Légitimement féministe, ou non ?



“Je déteste quand le féminisme devient trop normatif, après avoir tant lutté contre les normes.”

Camille Froidevaux-Metterie



Cela fait un moment que je n'ai pas reparlé de féminisme, tout simplement parce que je bloque sur l'écriture d'un article que j'ai en brouillon depuis six mois. Et pour cause. Je suis perdue. J'essaie de faire au mieux. D'être une "bonne" féministe. Sauf que le fait est qu'être féministe, ce n'est pas comme être artisan boulanger, spationaute ou médecin. Ce n'est pas un métier. C'est être partisan-e d'un mouvement d'idées. Or il n'y a pas vraiment de mode d'emploi dans ce cas-ci. Les avis divergent, les opinions varient, c'est normal, et je dirais même heureusement. Mais je n'arrive pas à m'y retrouver. Je me pose toutes sortes de questions plus ou moins pertinentes. Est-ce qu'apprécier un film ne respectant pas le test de Bechdel est considéré comme du mauvais féminisme ? Est-ce qu'avoir un homme comme modèle ou idole est contre les valeurs féministes ? 

Je suis une femme (ouais soyons fous, disons femme) translucide blanche, caucasienne, cis-hétéro (a priori), ni pauvre ni riche. Mis à part le fait d'être une femme, on peut dire que je n'appartiens à aucune minorité (enfin ce qui est considéré comme étant une minorité). De ce fait, j'ai l'impression de me sentir moins légitime dans le fait de parler de féminisme. On peut dire que j'ai de la chance, je ne subis aucune discrimination, puisque j'appartiens à ce que la société occidentale, voire la société bien franchouillarde, considère comme la norme.
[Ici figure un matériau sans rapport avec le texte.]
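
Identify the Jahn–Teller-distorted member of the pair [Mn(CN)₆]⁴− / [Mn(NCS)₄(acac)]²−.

[Mn(CN)₆]⁴−: Ligand charges: each cyanide is −1. With an overall charge of −4 the manganese centre must be in the +2 oxidation state. Mn sits in group 7, so the d-electron count is 7 − 2 = 5. Cyanide is a strong-field ligand (high in the spectrochemical series) for a first-row metal, so the complex is low-spin. The d⁵ configuration leaves the e_g set evenly filled (or empty) — no strong Jahn–Teller driving force.
[Mn(NCS)₄(acac)]²−: Each isothiocyanate is −1; each acetylacetonate is −1; balancing the −2 overall charge requires Mn(III). Mn sits in group 7, so the d-electron count is 7 − 3 = 4. Acetylacetonate and isothiocyanate are weak-field ligands for a first-row metal, so the complex is high-spin. The t₂g³e_g¹ (high-spin) configuration has an unevenly filled e_g set; the Jahn–Teller theorem predicts a tetragonal distortion (typically axial elongation) to lift the degeneracy.

[Mn(NCS)₄(acac)]²−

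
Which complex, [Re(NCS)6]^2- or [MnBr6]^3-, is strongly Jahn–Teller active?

[Re(NCS)6]^2-: Summing ligand charges against the −2 overall charge gives an oxidation state of +4 for rhenium. Re sits in group 7, so the d-electron count is 7 − 4 = 3. The d³ configuration leaves the e_g set evenly filled (or empty) — no strong Jahn–Teller driving force.
[MnBr6]^3-: Each bromide is −1; balancing the −3 overall charge requires Mn(III). Mn sits in group 7, so the d-electron count is 7 − 3 = 4. Bromide is a weak-field ligand for a first-row metal, so the complex is high-spin. The t₂g³e_g¹ (high-spin) configuration has an unevenly filled e_g set; the Jahn–Teller theorem predicts a tetragonal distortion (typically axial elongation) to lift the degeneracy.

[MnBr6]^3-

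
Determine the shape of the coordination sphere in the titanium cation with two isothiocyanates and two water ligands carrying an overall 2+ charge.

Summing ligand charges against the +2 overall charge gives an oxidation state of +4 for titanium.
Titanium is a group-4 element; Ti(IV) is therefore d⁰.
With 4 monodentate ligands the coordination number is 4.
A d⁰ ion has no crystal-field stabilisation preference between square planar and tetrahedral, so four ligands adopt the sterically favoured tetrahedral geometry.

tetrahedral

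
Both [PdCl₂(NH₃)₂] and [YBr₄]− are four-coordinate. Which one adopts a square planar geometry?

For [PdCl₂(NH₃)₂]: Summing ligand charges against the 0 overall charge gives an oxidation state of +2 for palladium. Palladium is a group-10 element; Pd(II) is therefore d⁸. A 4d d⁸ ion has a large crystal-field splitting; square planar leaves the high-energy d_{x²−y²} orbital empty and maximises CFSE. → square planar.
For [YBr₄]−: Ligand charges: each bromide is −1. With an overall charge of −1 the yttrium centre must be in the +3 oxidation state. Yttrium is a group-3 element; Y(III) is therefore d⁰. A d⁰ ion has no crystal-field stabilisation preference between square planar and tetrahedral, so four ligands adopt the sterically favoured tetrahedral geometry. → tetrahedral.

[PdCl₂(NH₃)₂]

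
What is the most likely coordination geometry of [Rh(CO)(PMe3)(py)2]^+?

Summing ligand charges against the +1 overall charge gives an oxidation state of +1 for rhodium.
Rhodium is a group-9 element; Rh(I) is therefore d⁸.
Coordination number: 4.
A 4d d⁸ ion has a large crystal-field splitting; square planar leaves the high-energy d_{x²−y²} orbital empty and maximises CFSE.

square planar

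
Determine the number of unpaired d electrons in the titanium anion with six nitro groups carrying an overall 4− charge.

2

Each nitro (N-bound nitrite) is −1; balancing the −4 overall charge requires Ti(II).
Ti sits in group 4, so the d-electron count is 4 − 2 = 2.
In an octahedral field the d² configuration is t₂g²e_g⁰ (only one arrangement possible), giving 2 unpaired electrons.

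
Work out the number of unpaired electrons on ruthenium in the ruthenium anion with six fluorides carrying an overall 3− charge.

1 unpaired electron

Summing ligand charges against the −3 overall charge gives an oxidation state of +3 for ruthenium.
Ru sits in group 8, so the d-electron count is 8 − 3 = 5.
The spin state decides the count: a 4d ion has a large Δₒ and is invariably low-spin.
An octahedral low-spin d⁵ ion is t₂g⁵e_g⁰, giving 1 unpaired electron.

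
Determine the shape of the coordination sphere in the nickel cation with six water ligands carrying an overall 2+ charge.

Summing ligand charges against the +2 overall charge gives an oxidation state of +2 for nickel.
Nickel is a group-10 element; Ni(II) is therefore d⁸.
With 6 monodentate ligands the coordination number is 6.
Six donors around a single metal centre give an octahedral coordination sphere.

octahedral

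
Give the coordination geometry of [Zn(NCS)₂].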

Bordel qu'est-ce que je déteste ce mot. 

J'ai l'impression qu'il est de plus en plus mal vu de défendre la cause féministe lorsque l'on est une femme favorisée. Les critiques fusent plus facilement. "Arrête de te plaindre ?", "Il y a des gens qui ont de vrais problèmes", ... Je ne blâme personne, c'est juste un sentiment général que j'ai relevé en voguant sur le world wild web français. Du coup, appartenant à cette majorité privilégiée, je ne me sens pas vraiment légitime en ce qui concerne les combats féministes. J'appréhende de dire une bêtise, d'omettre un point important. Je crains de blesser quelqu'un par inadvertance. Je redoute aussi le fait d'être en désaccord avec quelqu'un, de ne pas savoir argumenter, d'avoir tord. Je sais pourtant que le débat peut-être bon, enrichissant et permet d'évoluer. Il faut dire que les réactions peuvent être tellement violentes sur la toile que je n'ose rien dire, de peur de me faire lyncher. 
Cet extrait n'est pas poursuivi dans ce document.